Ovalia Mechanism of Action

Pharmacotherapeutic group: Nonsteroidal aromatase inhibitor.
Pharmacology: Pharmacodynamics: Mechanism of action: By effectively blocking estrogen synthesis, letrozole inhibits the growth or induces the regression of hormone-responsive breast tumors in vivo. Estrogen is implicated as a major risk factor in the majority of breast cancers; therefore, use of the most potent aromatase inhibitor is a logical treatment strategy.
Pharmacokinetics: Absorption: Letrozole is rapidly and completely absorbed from the gastrointestinal tract (mean absolute bioavailability: 99.9%). Food slightly decreases the rate of absorption (median Tmax 1 hour fasted versus 2 hours fed; and mean Cmax 129 ± 20.3 nmol/litre fasted versus 98.7 ± 18.6 nmol/litre fasted) but the extent of absorption (AUC) is not changed. The minor effect on the absorption rate is not considered to be of clinical relevance, and therefore letrozole may be taken without regard to mealtimes.
Distribution: Plasma protein binding of letrozole is approximately 60%, mainly to albumin (55%). The concentration of letrozole in erythrocytes is about 80% of that in plasma. After administration of 2.5 mg 14C-labelled letrozole, approximately 82% of the radioactivity in plasma was unchanged compound. Systemic exposure to metabolites is therefore low. Letrozole is rapidly and extensively distributed to tissues. Its apparent volume of distribution at steady-state is about 1.87 ± 0.47 L/kg.

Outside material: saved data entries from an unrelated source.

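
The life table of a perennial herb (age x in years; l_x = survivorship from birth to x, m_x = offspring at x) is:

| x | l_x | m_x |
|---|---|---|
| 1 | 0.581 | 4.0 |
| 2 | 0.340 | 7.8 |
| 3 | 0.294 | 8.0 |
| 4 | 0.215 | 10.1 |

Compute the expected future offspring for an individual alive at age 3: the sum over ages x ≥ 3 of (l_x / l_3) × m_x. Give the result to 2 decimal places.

l_3 = 0.294. Conditional survival from age 3 to x is l_x / l_3.
  x=3: (0.294/0.294) × 8.0 = 8.0000
  x=4: (0.215/0.294) × 10.1 = 7.3861
Sum = 8.0000 + 7.3861 = 15.3861

15.39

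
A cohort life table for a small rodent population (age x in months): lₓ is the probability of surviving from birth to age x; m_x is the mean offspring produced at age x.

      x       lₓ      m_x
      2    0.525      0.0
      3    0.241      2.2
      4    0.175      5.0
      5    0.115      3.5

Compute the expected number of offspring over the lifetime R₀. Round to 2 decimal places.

1.81

R₀ = Σ lₓ m_x:
  age 2: 0.525 × 0.0 = 0.0000
  age 3: 0.241 × 2.2 = 0.5302
  age 4: 0.175 × 5.0 = 0.8750
  age 5: 0.115 × 3.5 = 0.4025
R₀ = 0.0000 + 0.5302 + 0.8750 + 0.4025 = 1.8077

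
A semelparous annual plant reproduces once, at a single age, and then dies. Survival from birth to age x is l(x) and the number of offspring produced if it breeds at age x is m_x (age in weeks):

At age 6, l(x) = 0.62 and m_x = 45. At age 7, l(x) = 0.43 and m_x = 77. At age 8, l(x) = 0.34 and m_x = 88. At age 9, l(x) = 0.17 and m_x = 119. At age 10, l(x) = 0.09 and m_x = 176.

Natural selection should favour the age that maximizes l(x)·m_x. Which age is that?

7

Expected offspring if breeding at age x = l(x) × m_x:
  age 6: 0.62 × 45 = 27.900
  age 7: 0.43 × 77 = 33.110
  age 8: 0.34 × 88 = 29.920
  age 9: 0.17 × 119 = 20.230
  age 10: 0.09 × 176 = 15.840
Maximum at age 7 (33.110).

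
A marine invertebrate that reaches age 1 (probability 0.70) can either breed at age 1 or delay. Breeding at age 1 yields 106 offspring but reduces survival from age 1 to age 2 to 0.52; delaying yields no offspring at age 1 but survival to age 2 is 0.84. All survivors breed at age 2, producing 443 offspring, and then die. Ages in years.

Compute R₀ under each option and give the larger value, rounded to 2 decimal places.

260.48

breed at age 1: R₀ = 0.70 × (106 + 0.52 × 443) = 0.70 × 336.3600 = 235.4520
delay to age 2: R₀ = 0.70 × (0.84 × 443) = 0.70 × 372.1200 = 260.4840
Higher: delay to age 2 (260.4840).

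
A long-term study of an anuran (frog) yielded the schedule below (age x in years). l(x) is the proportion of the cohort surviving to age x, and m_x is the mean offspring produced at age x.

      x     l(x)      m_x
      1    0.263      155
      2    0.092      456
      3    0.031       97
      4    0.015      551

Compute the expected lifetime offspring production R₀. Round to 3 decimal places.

93.989

R₀ = Σ l(x) m_x:
  age 1: 0.263 × 155 = 40.7650
  age 2: 0.092 × 456 = 41.9520
  age 3: 0.031 × 97 = 3.0070
  age 4: 0.015 × 551 = 8.2650
R₀ = 40.7650 + 41.9520 + 3.0070 + 8.2650 = 93.9890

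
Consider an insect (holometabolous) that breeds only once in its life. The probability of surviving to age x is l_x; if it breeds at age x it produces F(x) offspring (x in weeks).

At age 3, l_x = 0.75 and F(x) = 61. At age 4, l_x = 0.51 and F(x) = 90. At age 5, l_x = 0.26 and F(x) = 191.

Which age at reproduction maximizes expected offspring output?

5

Expected offspring if breeding at age x = l_x × F(x):
  age 3: 0.75 × 61 = 45.750
  age 4: 0.51 × 90 = 45.900
  age 5: 0.26 × 191 = 49.660
Maximum at age 5 (49.660).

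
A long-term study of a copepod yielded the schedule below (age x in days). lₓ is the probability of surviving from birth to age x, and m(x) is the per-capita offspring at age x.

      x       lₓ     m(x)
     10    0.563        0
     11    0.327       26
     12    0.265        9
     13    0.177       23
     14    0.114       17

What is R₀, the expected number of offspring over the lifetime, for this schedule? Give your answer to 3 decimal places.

16.896

R₀ = Σ lₓ m(x):
  age 10: 0.563 × 0 = 0.0000
  age 11: 0.327 × 26 = 8.5020
  age 12: 0.265 × 9 = 2.3850
  age 13: 0.177 × 23 = 4.0710
  age 14: 0.114 × 17 = 1.9380
R₀ = 0.0000 + 8.5020 + 2.3850 + 4.0710 + 1.9380 = 16.8960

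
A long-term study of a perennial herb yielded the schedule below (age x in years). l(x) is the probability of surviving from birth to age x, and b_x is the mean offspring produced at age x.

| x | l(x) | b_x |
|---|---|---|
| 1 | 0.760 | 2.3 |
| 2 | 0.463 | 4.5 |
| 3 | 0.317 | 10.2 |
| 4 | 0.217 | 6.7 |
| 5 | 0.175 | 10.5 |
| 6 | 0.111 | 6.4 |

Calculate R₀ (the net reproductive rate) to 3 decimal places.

11.067

R₀ = Σ l(x) b_x:
  age 1: 0.760 × 2.3 = 1.7480
  age 2: 0.463 × 4.5 = 2.0835
  age 3: 0.317 × 10.2 = 3.2334
  age 4: 0.217 × 6.7 = 1.4539
  age 5: 0.175 × 10.5 = 1.8375
  age 6: 0.111 × 6.4 = 0.7104
R₀ = 1.7480 + 2.0835 + 3.2334 + 1.4539 + 1.8375 + 0.7104 = 11.0667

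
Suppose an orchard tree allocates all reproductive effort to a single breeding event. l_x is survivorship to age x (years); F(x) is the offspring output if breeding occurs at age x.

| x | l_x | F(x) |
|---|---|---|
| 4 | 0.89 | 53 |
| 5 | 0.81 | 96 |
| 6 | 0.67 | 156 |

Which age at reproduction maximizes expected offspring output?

6

Expected offspring if breeding at age x = l_x × F(x):
  age 4: 0.89 × 53 = 47.170
  age 5: 0.81 × 96 = 77.760
  age 6: 0.67 × 156 = 104.520
Maximum at age 6 (104.520).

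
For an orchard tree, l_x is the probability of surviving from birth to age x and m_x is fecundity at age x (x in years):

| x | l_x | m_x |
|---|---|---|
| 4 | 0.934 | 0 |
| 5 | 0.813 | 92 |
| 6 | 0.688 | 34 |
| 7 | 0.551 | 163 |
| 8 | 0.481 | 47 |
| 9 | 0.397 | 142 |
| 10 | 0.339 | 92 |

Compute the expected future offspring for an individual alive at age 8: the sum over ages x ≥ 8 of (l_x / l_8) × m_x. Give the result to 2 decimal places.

229.04

l_8 = 0.481. Conditional survival from age 8 to x is l_x / l_8.
  x=8: (0.481/0.481) × 47 = 47.0000
  x=9: (0.397/0.481) × 142 = 117.2017
  x=10: (0.339/0.481) × 92 = 64.8399
Sum = 47.0000 + 117.2017 + 64.8399 = 229.0416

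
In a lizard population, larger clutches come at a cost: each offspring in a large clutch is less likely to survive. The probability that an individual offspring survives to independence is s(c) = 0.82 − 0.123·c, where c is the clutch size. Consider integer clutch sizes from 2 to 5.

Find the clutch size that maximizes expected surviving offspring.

3

Expected surviving offspring = c × s(c):
  c=2: 2 × 0.574 = 1.148
  c=3: 3 × 0.451 = 1.353
  c=4: 4 × 0.328 = 1.312
  c=5: 5 × 0.205 = 1.025
Maximum at c = 3 (1.353 surviving offspring).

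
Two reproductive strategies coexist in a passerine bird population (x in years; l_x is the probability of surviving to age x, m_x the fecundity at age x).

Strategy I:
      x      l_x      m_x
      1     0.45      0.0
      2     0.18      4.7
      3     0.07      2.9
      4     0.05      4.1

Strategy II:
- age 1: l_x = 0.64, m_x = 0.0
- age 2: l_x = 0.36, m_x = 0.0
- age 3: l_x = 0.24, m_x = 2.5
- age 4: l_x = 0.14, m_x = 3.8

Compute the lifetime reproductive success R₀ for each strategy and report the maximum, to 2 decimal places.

Strategy I: R₀ = 0.45×0.0 + 0.18×4.7 + 0.07×2.9 + 0.05×4.1 = 1.2540
Strategy II: R₀ = 0.64×0.0 + 0.36×0.0 + 0.24×2.5 + 0.14×3.8 = 1.1320
Highest R₀: strategy I with 1.2540.

1.25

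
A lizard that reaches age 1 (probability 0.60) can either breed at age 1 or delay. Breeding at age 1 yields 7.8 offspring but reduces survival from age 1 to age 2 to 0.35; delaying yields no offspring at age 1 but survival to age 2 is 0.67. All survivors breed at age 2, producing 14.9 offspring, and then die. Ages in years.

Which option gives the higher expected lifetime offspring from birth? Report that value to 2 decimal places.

breed at age 1: R₀ = 0.60 × (7.8 + 0.35 × 14.9) = 0.60 × 13.0150 = 7.8090
delay to age 2: R₀ = 0.60 × (0.67 × 14.9) = 0.60 × 9.9830 = 5.9898
Higher: breed at age 1 (7.8090).

7.81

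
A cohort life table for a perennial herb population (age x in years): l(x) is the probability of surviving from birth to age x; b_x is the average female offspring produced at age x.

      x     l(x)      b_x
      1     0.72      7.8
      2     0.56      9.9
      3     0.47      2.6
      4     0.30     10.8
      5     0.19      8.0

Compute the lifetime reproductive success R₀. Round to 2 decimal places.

17.14

R₀ = Σ l(x) b_x:
  age 1: 0.72 × 7.8 = 5.6160
  age 2: 0.56 × 9.9 = 5.5440
  age 3: 0.47 × 2.6 = 1.2220
  age 4: 0.30 × 10.8 = 3.2400
  age 5: 0.19 × 8.0 = 1.5200
R₀ = 5.6160 + 5.5440 + 1.2220 + 3.2400 + 1.5200 = 17.1420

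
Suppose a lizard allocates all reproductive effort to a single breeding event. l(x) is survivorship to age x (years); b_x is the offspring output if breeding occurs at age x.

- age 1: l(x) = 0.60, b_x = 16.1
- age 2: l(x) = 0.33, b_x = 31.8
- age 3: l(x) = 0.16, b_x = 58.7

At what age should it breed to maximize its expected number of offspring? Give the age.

2

Expected offspring if breeding at age x = l(x) × b_x:
  age 1: 0.60 × 16.1 = 9.660
  age 2: 0.33 × 31.8 = 10.494
  age 3: 0.16 × 58.7 = 9.392
Maximum at age 2 (10.494).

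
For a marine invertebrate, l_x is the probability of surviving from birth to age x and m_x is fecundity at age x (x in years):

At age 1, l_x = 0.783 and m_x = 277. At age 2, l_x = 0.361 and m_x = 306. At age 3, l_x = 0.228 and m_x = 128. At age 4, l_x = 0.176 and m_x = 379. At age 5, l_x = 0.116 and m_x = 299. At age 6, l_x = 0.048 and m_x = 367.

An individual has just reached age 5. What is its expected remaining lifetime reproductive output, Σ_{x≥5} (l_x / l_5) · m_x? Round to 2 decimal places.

450.86

l_5 = 0.116. Conditional survival from age 5 to x is l_x / l_5.
  x=5: (0.116/0.116) × 299 = 299.0000
  x=6: (0.048/0.116) × 367 = 151.8621
Sum = 299.0000 + 151.8621 = 450.8621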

Biotransformation: Metabolic clearance to a pharmacologically inactive carbinol metabolite is the major elimination pathway of letrozole (CLm = 2.1 L/h) but is relatively slow when compared to hepatic blood flow (about 90 L/h). The cytochrome P450 isoenzymes 3A4 and 2A6 were found to be capable of converting letrozole to this metabolite. In vitro, but their individual contributions to letrozole clearance in vivo have not been established. In an interaction study co-administration with cimetidine, which is known to inhibit only the 3A4 isoenzyme, did not result in a decrease in letrozole clearance suggesting that In vivo the 2A6 isoenzyme plays an important part in total clearance. In this study a slight decrease in AUC and increase in Cmax were observed. Formation of minor unidentified metabolites and direct renal and faecal excretion play only a minor role in the overall elimination of letrozole. Within 2 weeks after administration of 2.5 mg 14C-labelled letrozole to healthy postmenopausal volunteers, 88.2 ± 7.6% of the radioactivity was recovered in urine and 3.8 ± 0.9% in faeces. At least 75% of the radioactivity recovered in urine up to 216 hours (84.7 ± 7.8% of the dose) was attributed to the glucuronide of the carbinol metabolite, about 9% to two unidentified metabolites, and 6% to unchanged letrozole.
Elimination: The apparent terminal elimination half-life in plasma is about 2 to 4 days. After daily administration of 2.5 mg steady-state levels are reached within 2 to 6 weeks. Plasma concentrations at steady-state are approximately 7 times higher than concentrations measured after a single dose of 2.5 mg, while they are 1.5 to 2 times higher than the steady-state values predicted from the concentrations measured after a single dose, indicating a slight non-linearity in the pharmacokinetics of letrozole upon daily administration of 2.5 mg. Since steady-state levels are maintained over time, it can be concluded that no continuous accumulation of letrozole occurs.